Indeks Harga Saham Gabungan (IHSG) dibuka menguat 24,21 poin atau 0,34% ke level 7.096,60 pada perdagangan Rabu, 29 April 2026.
Penguatan berlanjut pagi hari dengan kenaikan 27,66 poin atau 0,39% ke 7.100,06 menurut data RTI pada pukul 09.05 WIB.
Sebelumnya, IHSG ditutup melemah 0,48% ke level 7.072,3 pada perdagangan Selasa, 28 April 2026, terdorong aksi jual bersih asing (net foreign sell) senilai Rp1,24 triliun yang didominasi saham sektor perbankan.
Menurut Reza Diofanda, Analis Teknikal BRI Danareksa Sekuritas, pelemahan kemarin dipicu ketidakpastian global terkait konflik Timur Tengah dan belum jelasnya kesepakatan antara Iran dan Amerika Serikat mengenai pembukaan Selat Hormuz.
Kondisi tersebut menjaga harga minyak tetap tinggi dan memicu kekhawatiran inflasi global.
Reza memperkirakan IHSG pada 29 April 2026 akan bergerak terbatas dengan potensi menguji gap di level psikologis 7.000.

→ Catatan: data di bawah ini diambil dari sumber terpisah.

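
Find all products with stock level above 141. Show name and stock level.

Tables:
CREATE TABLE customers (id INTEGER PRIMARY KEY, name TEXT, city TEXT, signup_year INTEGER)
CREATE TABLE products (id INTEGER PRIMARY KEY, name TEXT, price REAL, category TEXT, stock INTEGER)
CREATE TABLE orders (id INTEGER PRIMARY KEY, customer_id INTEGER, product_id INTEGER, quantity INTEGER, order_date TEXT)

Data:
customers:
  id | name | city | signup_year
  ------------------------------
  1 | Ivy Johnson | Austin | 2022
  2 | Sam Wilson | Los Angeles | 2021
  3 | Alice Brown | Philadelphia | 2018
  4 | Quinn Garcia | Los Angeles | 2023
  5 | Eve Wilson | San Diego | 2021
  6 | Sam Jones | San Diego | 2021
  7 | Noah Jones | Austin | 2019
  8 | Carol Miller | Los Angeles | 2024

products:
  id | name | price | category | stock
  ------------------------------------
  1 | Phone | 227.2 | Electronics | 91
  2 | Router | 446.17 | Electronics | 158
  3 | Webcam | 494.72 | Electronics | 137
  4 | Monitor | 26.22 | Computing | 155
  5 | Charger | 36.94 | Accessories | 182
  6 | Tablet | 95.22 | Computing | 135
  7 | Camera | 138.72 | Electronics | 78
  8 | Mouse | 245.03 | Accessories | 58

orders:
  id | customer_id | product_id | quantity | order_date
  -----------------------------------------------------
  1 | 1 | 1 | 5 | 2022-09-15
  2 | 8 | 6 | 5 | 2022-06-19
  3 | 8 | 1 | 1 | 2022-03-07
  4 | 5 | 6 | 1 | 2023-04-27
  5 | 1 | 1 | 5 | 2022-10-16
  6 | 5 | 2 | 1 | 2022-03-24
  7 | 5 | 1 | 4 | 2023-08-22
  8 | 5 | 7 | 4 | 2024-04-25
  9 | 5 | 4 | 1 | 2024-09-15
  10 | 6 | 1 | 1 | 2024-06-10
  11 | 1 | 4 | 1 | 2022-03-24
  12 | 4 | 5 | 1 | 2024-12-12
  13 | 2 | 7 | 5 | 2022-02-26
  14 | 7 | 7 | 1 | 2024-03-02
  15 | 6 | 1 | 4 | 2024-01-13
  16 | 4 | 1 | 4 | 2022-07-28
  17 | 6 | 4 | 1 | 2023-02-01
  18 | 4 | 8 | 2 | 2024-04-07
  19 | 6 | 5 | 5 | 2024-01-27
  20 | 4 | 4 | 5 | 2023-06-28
SELECT name, stock FROM products WHERE stock > 141

Execution result:
name | stock
Router | 158
Monitor | 155
Charger | 182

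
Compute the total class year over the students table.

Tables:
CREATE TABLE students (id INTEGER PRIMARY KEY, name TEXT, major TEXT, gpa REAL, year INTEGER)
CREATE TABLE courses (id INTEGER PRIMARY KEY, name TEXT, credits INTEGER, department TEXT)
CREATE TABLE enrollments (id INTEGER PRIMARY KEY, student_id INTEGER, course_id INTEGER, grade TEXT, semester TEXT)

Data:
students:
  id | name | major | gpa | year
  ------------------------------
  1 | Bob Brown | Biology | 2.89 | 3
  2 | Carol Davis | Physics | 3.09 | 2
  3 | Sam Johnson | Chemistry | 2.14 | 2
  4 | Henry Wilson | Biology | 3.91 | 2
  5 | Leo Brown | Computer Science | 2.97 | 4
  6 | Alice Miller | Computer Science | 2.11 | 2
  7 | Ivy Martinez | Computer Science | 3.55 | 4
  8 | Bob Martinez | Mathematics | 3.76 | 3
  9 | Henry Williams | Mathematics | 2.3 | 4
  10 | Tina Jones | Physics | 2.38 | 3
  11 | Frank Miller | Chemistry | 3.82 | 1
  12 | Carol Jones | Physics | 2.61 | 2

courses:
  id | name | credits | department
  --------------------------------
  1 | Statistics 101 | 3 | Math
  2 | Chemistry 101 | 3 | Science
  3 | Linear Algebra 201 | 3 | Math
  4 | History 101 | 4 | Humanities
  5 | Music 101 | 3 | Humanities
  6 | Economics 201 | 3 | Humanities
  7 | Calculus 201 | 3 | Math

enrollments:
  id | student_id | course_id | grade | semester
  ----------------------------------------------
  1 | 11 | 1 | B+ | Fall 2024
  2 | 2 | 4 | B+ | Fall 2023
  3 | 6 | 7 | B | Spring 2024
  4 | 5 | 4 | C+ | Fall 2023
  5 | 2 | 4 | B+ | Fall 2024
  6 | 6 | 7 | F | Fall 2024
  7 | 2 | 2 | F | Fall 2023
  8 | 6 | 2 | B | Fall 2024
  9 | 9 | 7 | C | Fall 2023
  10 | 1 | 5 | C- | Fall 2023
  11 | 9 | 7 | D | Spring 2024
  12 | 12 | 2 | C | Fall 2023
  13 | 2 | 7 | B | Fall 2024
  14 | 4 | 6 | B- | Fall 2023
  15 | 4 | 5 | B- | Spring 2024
SELECT SUM(year) FROM students

Execution result:
32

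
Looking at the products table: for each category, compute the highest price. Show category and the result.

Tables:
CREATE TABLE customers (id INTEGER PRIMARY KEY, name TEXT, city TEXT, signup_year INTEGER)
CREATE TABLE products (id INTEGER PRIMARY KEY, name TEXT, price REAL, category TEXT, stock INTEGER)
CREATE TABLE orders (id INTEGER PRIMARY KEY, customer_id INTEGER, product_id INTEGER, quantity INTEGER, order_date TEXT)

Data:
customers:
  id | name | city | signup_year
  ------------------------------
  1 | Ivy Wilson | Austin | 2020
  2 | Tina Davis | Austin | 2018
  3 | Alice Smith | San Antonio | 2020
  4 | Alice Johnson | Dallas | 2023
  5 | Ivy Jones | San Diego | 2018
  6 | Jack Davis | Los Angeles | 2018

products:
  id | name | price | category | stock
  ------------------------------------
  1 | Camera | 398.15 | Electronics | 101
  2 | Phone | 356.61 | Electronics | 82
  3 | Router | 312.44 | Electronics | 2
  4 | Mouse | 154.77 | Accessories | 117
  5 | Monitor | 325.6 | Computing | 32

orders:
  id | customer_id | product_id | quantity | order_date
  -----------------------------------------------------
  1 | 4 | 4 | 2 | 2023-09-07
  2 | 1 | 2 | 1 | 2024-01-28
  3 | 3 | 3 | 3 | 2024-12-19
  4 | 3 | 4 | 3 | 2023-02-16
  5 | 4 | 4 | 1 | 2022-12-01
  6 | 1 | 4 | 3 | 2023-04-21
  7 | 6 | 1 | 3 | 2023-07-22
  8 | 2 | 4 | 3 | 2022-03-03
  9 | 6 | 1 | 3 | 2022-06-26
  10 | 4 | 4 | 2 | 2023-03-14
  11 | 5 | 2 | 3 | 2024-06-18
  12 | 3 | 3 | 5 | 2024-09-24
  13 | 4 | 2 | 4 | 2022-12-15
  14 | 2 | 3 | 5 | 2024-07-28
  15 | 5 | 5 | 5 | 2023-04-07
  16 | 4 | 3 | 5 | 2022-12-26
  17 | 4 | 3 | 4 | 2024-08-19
SELECT category, MAX(price) AS max_price FROM products GROUP BY category

Execution result:
category | max_price
Accessories | 154.77
Computing | 325.60
Electronics | 398.15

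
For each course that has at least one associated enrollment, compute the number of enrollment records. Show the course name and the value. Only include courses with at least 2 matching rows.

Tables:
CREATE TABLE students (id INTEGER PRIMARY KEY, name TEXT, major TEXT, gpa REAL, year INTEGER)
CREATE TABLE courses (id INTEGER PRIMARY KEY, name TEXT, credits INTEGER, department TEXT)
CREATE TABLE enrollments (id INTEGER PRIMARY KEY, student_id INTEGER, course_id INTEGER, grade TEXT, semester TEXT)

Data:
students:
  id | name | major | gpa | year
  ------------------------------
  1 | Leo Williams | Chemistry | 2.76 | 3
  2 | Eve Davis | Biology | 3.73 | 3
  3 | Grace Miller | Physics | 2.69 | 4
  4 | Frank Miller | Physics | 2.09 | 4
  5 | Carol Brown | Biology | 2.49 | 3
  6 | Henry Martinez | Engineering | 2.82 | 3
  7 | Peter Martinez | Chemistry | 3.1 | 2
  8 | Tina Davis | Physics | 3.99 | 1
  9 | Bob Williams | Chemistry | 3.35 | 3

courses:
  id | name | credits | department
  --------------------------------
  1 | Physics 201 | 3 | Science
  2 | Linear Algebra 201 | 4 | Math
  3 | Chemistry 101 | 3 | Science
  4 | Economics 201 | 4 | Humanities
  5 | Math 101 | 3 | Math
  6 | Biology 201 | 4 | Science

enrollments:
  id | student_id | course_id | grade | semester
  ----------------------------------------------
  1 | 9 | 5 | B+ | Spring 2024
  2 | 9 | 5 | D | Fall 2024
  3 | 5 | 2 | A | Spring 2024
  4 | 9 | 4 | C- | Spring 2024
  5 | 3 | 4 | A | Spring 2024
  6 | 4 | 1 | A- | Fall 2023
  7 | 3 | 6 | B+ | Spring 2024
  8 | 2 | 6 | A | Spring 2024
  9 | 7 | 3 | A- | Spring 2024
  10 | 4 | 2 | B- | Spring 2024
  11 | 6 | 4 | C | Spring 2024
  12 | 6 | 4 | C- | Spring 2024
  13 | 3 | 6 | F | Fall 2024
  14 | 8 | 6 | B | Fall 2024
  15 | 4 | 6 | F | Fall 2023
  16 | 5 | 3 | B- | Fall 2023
SELECT p.name, COUNT(*) AS n FROM enrollments c JOIN courses p ON c.course_id = p.id GROUP BY p.id, p.name HAVING COUNT(*) >= 2

Execution result:
name | n
Linear Algebra 201 | 2
Chemistry 101 | 2
Economics 201 | 4
Math 101 | 2
Biology 201 | 5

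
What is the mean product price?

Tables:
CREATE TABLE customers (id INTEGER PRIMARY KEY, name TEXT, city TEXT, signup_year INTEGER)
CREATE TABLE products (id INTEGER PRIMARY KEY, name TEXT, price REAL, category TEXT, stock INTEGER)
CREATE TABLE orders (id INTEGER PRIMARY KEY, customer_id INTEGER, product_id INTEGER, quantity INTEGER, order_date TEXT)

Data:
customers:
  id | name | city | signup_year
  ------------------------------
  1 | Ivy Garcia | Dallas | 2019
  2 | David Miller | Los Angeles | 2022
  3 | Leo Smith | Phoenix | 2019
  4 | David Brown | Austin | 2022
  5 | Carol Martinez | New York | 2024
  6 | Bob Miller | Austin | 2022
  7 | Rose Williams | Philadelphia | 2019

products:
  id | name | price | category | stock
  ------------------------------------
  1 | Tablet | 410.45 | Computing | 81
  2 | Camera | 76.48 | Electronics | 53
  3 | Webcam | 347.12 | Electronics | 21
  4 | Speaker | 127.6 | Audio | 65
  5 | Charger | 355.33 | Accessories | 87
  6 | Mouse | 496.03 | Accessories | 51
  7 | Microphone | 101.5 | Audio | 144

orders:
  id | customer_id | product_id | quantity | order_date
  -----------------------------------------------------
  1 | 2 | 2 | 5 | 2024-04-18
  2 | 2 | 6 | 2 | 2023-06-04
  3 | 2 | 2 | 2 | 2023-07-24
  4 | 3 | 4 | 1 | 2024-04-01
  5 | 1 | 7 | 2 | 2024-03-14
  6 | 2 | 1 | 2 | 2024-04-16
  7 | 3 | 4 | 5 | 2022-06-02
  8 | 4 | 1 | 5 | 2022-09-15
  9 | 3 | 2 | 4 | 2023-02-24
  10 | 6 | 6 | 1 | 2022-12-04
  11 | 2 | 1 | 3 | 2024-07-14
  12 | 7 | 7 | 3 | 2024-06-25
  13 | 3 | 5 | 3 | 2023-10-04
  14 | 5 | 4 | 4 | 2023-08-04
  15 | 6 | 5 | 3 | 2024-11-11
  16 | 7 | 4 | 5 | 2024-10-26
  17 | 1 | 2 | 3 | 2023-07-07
SELECT AVG(price) FROM products

Execution result:
273.50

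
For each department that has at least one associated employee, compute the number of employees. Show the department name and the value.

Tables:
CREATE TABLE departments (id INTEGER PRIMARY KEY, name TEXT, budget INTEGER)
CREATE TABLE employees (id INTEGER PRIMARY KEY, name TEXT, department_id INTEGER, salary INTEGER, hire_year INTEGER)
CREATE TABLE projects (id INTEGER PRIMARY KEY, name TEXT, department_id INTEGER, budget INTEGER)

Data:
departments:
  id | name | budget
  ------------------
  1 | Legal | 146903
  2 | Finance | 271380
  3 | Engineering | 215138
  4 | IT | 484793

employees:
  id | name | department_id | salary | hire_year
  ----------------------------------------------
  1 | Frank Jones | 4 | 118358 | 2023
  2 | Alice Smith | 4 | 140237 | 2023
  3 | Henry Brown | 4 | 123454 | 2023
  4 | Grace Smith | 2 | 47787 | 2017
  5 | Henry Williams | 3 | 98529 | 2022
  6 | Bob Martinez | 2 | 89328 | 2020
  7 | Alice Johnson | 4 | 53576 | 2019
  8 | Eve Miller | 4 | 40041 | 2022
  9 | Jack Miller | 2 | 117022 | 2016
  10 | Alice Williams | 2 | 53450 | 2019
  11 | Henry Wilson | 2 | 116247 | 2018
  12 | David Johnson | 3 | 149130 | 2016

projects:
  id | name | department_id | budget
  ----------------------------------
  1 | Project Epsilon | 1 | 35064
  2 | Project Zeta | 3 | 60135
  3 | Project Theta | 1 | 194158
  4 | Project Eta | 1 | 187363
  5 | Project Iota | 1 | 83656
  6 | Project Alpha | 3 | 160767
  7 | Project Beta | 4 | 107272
SELECT p.name, COUNT(*) AS n FROM employees c JOIN departments p ON c.department_id = p.id GROUP BY p.id, p.name

Execution result:
name | n
Finance | 5
Engineering | 2
IT | 5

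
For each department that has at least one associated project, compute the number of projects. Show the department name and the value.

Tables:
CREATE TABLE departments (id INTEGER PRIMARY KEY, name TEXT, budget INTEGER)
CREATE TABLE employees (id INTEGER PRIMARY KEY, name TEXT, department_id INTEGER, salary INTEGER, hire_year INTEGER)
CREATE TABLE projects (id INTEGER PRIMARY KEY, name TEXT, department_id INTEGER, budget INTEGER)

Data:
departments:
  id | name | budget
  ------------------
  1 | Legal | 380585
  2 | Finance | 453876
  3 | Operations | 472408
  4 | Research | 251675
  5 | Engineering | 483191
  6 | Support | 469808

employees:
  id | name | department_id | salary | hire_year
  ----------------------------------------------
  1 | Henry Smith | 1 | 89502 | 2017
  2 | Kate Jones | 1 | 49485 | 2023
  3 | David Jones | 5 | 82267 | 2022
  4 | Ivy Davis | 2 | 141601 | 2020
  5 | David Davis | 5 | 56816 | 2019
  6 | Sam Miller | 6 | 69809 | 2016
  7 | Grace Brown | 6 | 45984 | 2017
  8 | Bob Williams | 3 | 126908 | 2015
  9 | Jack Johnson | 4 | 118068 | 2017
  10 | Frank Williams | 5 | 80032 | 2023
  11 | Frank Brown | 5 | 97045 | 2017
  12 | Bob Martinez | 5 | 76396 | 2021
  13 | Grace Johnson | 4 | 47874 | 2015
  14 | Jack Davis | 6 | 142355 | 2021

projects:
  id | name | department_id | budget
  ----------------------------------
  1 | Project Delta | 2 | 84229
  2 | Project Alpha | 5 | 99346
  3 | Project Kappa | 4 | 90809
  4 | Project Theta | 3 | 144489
SELECT p.name, COUNT(*) AS n FROM projects c JOIN departments p ON c.department_id = p.id GROUP BY p.id, p.name

Execution result:
name | n
Finance | 1
Operations | 1
Research | 1
Engineering | 1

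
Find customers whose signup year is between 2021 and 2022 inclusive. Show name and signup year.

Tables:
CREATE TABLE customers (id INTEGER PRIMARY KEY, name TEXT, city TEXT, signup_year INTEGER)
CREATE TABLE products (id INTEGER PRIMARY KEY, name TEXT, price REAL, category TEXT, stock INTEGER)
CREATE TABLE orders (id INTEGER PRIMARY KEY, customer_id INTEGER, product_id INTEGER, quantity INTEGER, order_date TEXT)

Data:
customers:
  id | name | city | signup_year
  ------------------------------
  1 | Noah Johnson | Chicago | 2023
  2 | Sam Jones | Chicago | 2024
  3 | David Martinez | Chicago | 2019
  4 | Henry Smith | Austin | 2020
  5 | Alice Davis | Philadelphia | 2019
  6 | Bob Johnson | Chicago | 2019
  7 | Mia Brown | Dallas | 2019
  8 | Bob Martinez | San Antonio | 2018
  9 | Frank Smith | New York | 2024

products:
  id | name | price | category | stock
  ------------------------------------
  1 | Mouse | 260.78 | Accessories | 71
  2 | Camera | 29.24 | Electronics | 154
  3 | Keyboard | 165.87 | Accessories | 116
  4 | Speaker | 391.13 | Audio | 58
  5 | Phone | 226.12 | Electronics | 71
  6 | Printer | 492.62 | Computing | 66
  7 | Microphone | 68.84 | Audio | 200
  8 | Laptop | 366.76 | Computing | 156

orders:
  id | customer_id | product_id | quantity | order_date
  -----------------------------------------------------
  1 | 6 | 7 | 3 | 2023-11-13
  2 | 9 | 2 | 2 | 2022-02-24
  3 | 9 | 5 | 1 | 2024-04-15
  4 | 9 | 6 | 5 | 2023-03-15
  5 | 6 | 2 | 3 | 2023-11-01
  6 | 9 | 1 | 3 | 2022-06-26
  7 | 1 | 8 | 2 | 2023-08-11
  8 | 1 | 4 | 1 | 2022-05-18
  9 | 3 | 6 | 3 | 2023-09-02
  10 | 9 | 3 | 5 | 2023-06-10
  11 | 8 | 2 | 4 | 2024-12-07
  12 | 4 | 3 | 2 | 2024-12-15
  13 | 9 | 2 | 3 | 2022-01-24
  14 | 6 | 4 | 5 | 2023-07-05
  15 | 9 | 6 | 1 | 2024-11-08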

Apabila IHSG mampu bertahan di atas level tersebut dan terjadi technical rebound, peluang penguatan menuju resistance 7.160 hingga 7.230 masih terbuka.
Sentimen utama pasar tetap dipengaruhi perkembangan negosiasi Iran–AS yang berdampak pada harga minyak serta ekspektasi kebijakan suku bunga The Fed.
Pada awal perdagangan, sebanyak 287 saham menguat, 221 saham melemah, dan 176 saham stagnan.
Volume perdagangan mencapai 5,03 miliar lembar saham dengan frekuensi 179.625 kali dan nilai transaksi sebesar Rp1,4 triliun.
PT Leyand Internasional Tbk (LAPD) menjadi top gainer dengan kenaikan 18,63% ke Rp121.
Disusul PT Bekasi Asri Pemula Tbk (BAPA) yang melonjak 14,57% ke Rp228 dan PT Perdana Bangun Pusaka Tbk (KONI) naik 12,66% ke Rp2.670.
Di sisi lain, saham PT Sentral Mitra Informatika Tbk (LUCK) anjlok 13,48% ke Rp122 dan menjadi top loser.
PT Danasupra Erapacific Tbk (DEFI) terperosok 12,82% ke Rp170, serta PT Krida Jaringan Nusantara Tbk (KJEN) turun 10,98% ke Rp146.